Il Folgorito è molto panoramico ed ha un affascinate affaccio sul mare, con i suoi 911 m non è sicuramente la vetta regina delle Apuane ma occupa un posto non secondario nella storia. Fu qui che, nella notte tra il 4 e il 5 aprile del 1945, ebbe inizio l’attacco alla Linea Gotica, assalto che fu condotto e portato a termine da degli “strani” soldati… Sulla vetta del monte si trovano, ancora ben visibili, i resti delle postazioni tedesche: osservatori, trincee, fox holes e ricoveri. Saliremo per i sentieri e ripercorreremo i fatti e gli antefatti storici che portarono questi “strani” soldati, guidati dai Partigiani Apuani, a scalare, di notte, il ripido Canale di Novello verso il Passo delle Forche disseminato di mine antiuomo. Il percorso prevederà un anello da Pasquilio: saliremo alla cima del Folgorito dal sent. 140, traverseremo, prima per cresta poi per sentieri di cavatori, fino al M. Carchio dal quale raggiungeremo il M. Focoraccia e chiuderemo l’anello lungo il sent. 33.

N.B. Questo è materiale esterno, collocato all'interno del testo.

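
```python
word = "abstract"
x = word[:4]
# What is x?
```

word has length 8. The slice word[:4] selects indices [0, 1, 2, 3] (0->'a', 1->'b', 2->'s', 3->'t'), giving 'abst'.

'abst'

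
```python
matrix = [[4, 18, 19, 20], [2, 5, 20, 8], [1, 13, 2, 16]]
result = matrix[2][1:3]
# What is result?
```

matrix[2] = [1, 13, 2, 16]. matrix[2] has length 4. The slice matrix[2][1:3] selects indices [1, 2] (1->13, 2->2), giving [13, 2].

[13, 2]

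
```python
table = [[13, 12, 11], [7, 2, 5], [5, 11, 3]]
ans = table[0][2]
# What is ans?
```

table[0] = [13, 12, 11]. Taking column 2 of that row yields 11.

11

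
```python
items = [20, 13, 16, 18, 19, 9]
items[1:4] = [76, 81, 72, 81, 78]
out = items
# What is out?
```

items starts as [20, 13, 16, 18, 19, 9] (length 6). The slice items[1:4] covers indices [1, 2, 3] with values [13, 16, 18]. Replacing that slice with [76, 81, 72, 81, 78] (different length) produces [20, 76, 81, 72, 81, 78, 19, 9].

[20, 76, 81, 72, 81, 78, 19, 9]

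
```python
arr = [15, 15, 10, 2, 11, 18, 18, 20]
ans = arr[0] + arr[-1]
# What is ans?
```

arr has length 8. arr[0] = 15.
arr has length 8. Negative index -1 maps to positive index 8 + (-1) = 7. arr[7] = 20.
Sum: 15 + 20 = 35.

35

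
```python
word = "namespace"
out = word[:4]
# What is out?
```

word has length 9. The slice word[:4] selects indices [0, 1, 2, 3] (0->'n', 1->'a', 2->'m', 3->'e'), giving 'name'.

'name'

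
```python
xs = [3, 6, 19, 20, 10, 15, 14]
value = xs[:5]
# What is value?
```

xs has length 7. The slice xs[:5] selects indices [0, 1, 2, 3, 4] (0->3, 1->6, 2->19, 3->20, 4->10), giving [3, 6, 19, 20, 10].

[3, 6, 19, 20, 10]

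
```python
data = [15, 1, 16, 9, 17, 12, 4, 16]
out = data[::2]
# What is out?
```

data has length 8. The slice data[::2] selects indices [0, 2, 4, 6] (0->15, 2->16, 4->17, 6->4), giving [15, 16, 17, 4].

[15, 16, 17, 4]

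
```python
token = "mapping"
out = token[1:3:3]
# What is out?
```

token has length 7. The slice token[1:3:3] selects indices [1] (1->'a'), giving 'a'.

'a'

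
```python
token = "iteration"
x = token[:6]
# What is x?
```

token has length 9. The slice token[:6] selects indices [0, 1, 2, 3, 4, 5] (0->'i', 1->'t', 2->'e', 3->'r', 4->'a', 5->'t'), giving 'iterat'.

'iterat'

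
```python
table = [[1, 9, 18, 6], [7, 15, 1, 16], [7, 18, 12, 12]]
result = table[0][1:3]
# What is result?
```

table[0] = [1, 9, 18, 6]. table[0] has length 4. The slice table[0][1:3] selects indices [1, 2] (1->9, 2->18), giving [9, 18].

[9, 18]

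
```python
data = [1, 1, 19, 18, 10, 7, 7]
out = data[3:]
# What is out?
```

data has length 7. The slice data[3:] selects indices [3, 4, 5, 6] (3->18, 4->10, 5->7, 6->7), giving [18, 10, 7, 7].

[18, 10, 7, 7]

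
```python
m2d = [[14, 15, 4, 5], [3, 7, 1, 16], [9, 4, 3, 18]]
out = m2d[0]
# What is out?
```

m2d has 3 rows. Row 0 is [14, 15, 4, 5].

[14, 15, 4, 5]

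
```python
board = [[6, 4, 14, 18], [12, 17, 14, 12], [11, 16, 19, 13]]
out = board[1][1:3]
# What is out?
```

board[1] = [12, 17, 14, 12]. board[1] has length 4. The slice board[1][1:3] selects indices [1, 2] (1->17, 2->14), giving [17, 14].

[17, 14]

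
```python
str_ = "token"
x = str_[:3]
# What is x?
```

str_ has length 5. The slice str_[:3] selects indices [0, 1, 2] (0->'t', 1->'o', 2->'k'), giving 'tok'.

'tok'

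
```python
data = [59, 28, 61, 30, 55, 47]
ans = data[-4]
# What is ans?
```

data has length 6. Negative index -4 maps to positive index 6 + (-4) = 2. data[2] = 61.

61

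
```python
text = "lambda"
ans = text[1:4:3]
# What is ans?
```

text has length 6. The slice text[1:4:3] selects indices [1] (1->'a'), giving 'a'.

'a'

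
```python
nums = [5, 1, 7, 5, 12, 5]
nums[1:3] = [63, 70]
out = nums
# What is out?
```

nums starts as [5, 1, 7, 5, 12, 5] (length 6). The slice nums[1:3] covers indices [1, 2] with values [1, 7]. Replacing that slice with [63, 70] (same length) produces [5, 63, 70, 5, 12, 5].

[5, 63, 70, 5, 12, 5]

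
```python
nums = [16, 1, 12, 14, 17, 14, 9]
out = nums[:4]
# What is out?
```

nums has length 7. The slice nums[:4] selects indices [0, 1, 2, 3] (0->16, 1->1, 2->12, 3->14), giving [16, 1, 12, 14].

[16, 1, 12, 14]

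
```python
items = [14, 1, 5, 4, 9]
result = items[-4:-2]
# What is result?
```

items has length 5. The slice items[-4:-2] selects indices [1, 2] (1->1, 2->5), giving [1, 5].

[1, 5]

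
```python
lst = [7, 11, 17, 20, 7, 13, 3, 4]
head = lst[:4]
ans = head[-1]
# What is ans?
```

lst has length 8. The slice lst[:4] selects indices [0, 1, 2, 3] (0->7, 1->11, 2->17, 3->20), giving [7, 11, 17, 20]. So head = [7, 11, 17, 20]. Then head[-1] = 20.

20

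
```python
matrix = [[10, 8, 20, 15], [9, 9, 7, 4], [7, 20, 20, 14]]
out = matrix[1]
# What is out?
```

matrix has 3 rows. Row 1 is [9, 9, 7, 4].

[9, 9, 7, 4]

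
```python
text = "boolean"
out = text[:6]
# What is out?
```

text has length 7. The slice text[:6] selects indices [0, 1, 2, 3, 4, 5] (0->'b', 1->'o', 2->'o', 3->'l', 4->'e', 5->'a'), giving 'boolea'.

'boolea'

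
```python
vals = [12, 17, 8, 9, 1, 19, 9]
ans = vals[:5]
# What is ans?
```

vals has length 7. The slice vals[:5] selects indices [0, 1, 2, 3, 4] (0->12, 1->17, 2->8, 3->9, 4->1), giving [12, 17, 8, 9, 1].

[12, 17, 8, 9, 1]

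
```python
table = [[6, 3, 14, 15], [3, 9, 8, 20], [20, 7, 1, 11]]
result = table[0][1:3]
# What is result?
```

table[0] = [6, 3, 14, 15]. table[0] has length 4. The slice table[0][1:3] selects indices [1, 2] (1->3, 2->14), giving [3, 14].

[3, 14]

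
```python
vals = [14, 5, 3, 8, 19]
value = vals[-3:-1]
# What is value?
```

vals has length 5. The slice vals[-3:-1] selects indices [2, 3] (2->3, 3->8), giving [3, 8].

[3, 8]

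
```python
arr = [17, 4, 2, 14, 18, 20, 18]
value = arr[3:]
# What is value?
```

arr has length 7. The slice arr[3:] selects indices [3, 4, 5, 6] (3->14, 4->18, 5->20, 6->18), giving [14, 18, 20, 18].

[14, 18, 20, 18]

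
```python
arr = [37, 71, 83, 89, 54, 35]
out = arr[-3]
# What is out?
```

arr has length 6. Negative index -3 maps to positive index 6 + (-3) = 3. arr[3] = 89.

89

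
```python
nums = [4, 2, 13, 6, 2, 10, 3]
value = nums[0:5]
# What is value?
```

nums has length 7. The slice nums[0:5] selects indices [0, 1, 2, 3, 4] (0->4, 1->2, 2->13, 3->6, 4->2), giving [4, 2, 13, 6, 2].

[4, 2, 13, 6, 2]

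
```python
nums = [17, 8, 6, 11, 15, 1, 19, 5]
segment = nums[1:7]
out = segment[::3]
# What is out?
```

nums has length 8. The slice nums[1:7] selects indices [1, 2, 3, 4, 5, 6] (1->8, 2->6, 3->11, 4->15, 5->1, 6->19), giving [8, 6, 11, 15, 1, 19]. So segment = [8, 6, 11, 15, 1, 19]. segment has length 6. The slice segment[::3] selects indices [0, 3] (0->8, 3->15), giving [8, 15].

[8, 15]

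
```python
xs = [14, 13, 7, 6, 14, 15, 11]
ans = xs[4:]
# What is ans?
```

xs has length 7. The slice xs[4:] selects indices [4, 5, 6] (4->14, 5->15, 6->11), giving [14, 15, 11].

[14, 15, 11]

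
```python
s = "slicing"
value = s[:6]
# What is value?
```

s has length 7. The slice s[:6] selects indices [0, 1, 2, 3, 4, 5] (0->'s', 1->'l', 2->'i', 3->'c', 4->'i', 5->'n'), giving 'slicin'.

'slicin'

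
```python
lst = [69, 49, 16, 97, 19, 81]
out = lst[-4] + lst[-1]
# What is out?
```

lst has length 6. Negative index -4 maps to positive index 6 + (-4) = 2. lst[2] = 16.
lst has length 6. Negative index -1 maps to positive index 6 + (-1) = 5. lst[5] = 81.
Sum: 16 + 81 = 97.

97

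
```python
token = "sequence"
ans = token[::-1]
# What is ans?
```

token has length 8. The slice token[::-1] selects indices [7, 6, 5, 4, 3, 2, 1, 0] (7->'e', 6->'c', 5->'n', 4->'e', 3->'u', 2->'q', 1->'e', 0->'s'), giving 'ecneuqes'.

'ecneuqes'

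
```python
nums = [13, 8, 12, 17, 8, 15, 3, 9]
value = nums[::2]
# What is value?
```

nums has length 8. The slice nums[::2] selects indices [0, 2, 4, 6] (0->13, 2->12, 4->8, 6->3), giving [13, 12, 8, 3].

[13, 12, 8, 3]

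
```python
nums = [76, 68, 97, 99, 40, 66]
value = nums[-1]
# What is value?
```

nums has length 6. Negative index -1 maps to positive index 6 + (-1) = 5. nums[5] = 66.

66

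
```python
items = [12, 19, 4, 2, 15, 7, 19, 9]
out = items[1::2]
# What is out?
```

items has length 8. The slice items[1::2] selects indices [1, 3, 5, 7] (1->19, 3->2, 5->7, 7->9), giving [19, 2, 7, 9].

[19, 2, 7, 9]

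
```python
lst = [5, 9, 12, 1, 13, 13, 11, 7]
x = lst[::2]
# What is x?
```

lst has length 8. The slice lst[::2] selects indices [0, 2, 4, 6] (0->5, 2->12, 4->13, 6->11), giving [5, 12, 13, 11].

[5, 12, 13, 11]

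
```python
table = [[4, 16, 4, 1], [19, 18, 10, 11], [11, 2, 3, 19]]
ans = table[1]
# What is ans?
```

table has 3 rows. Row 1 is [19, 18, 10, 11].

[19, 18, 10, 11]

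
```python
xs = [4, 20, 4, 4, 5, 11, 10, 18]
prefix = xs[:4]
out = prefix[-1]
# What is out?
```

xs has length 8. The slice xs[:4] selects indices [0, 1, 2, 3] (0->4, 1->20, 2->4, 3->4), giving [4, 20, 4, 4]. So prefix = [4, 20, 4, 4]. Then prefix[-1] = 4.

4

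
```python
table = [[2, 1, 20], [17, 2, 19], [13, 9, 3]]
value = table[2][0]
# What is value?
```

table[2] = [13, 9, 3]. Taking column 0 of that row yields 13.

13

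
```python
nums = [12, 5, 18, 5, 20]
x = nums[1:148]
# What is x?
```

nums has length 5. The slice nums[1:148] selects indices [1, 2, 3, 4] (1->5, 2->18, 3->5, 4->20), giving [5, 18, 5, 20].

[5, 18, 5, 20]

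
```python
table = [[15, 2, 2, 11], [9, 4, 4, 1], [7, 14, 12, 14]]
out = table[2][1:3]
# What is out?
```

table[2] = [7, 14, 12, 14]. table[2] has length 4. The slice table[2][1:3] selects indices [1, 2] (1->14, 2->12), giving [14, 12].

[14, 12]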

Partenza: Da Calenzano parcheggio di fronte al Carrefour alle ore 7 con arrivo previsto a Pasquilio alle ore 8.30

Itinerario: Il Termo (829 m) – M. Folgorito (912 m) – Passo Cardelli (1039 m) – M. Focoraccia (1147 m) – Passo della Focoraccia (1060 m) – Il Termo (829 m)

Tempo: 5 h 30’

Difficoltà: EE

Ritorno: da Pasquilio alle ore 15 con rientro previsto a Calenzano alle ore 16.30

Note: Pranzo a sacco. Indispensabili scarpe con ottime suole, mancanza di vertigini, passo fermo e fede antifascista. Non sarà permessa la minima insubordinazione: ogni contravventore sarà immediatamente passato per le armi.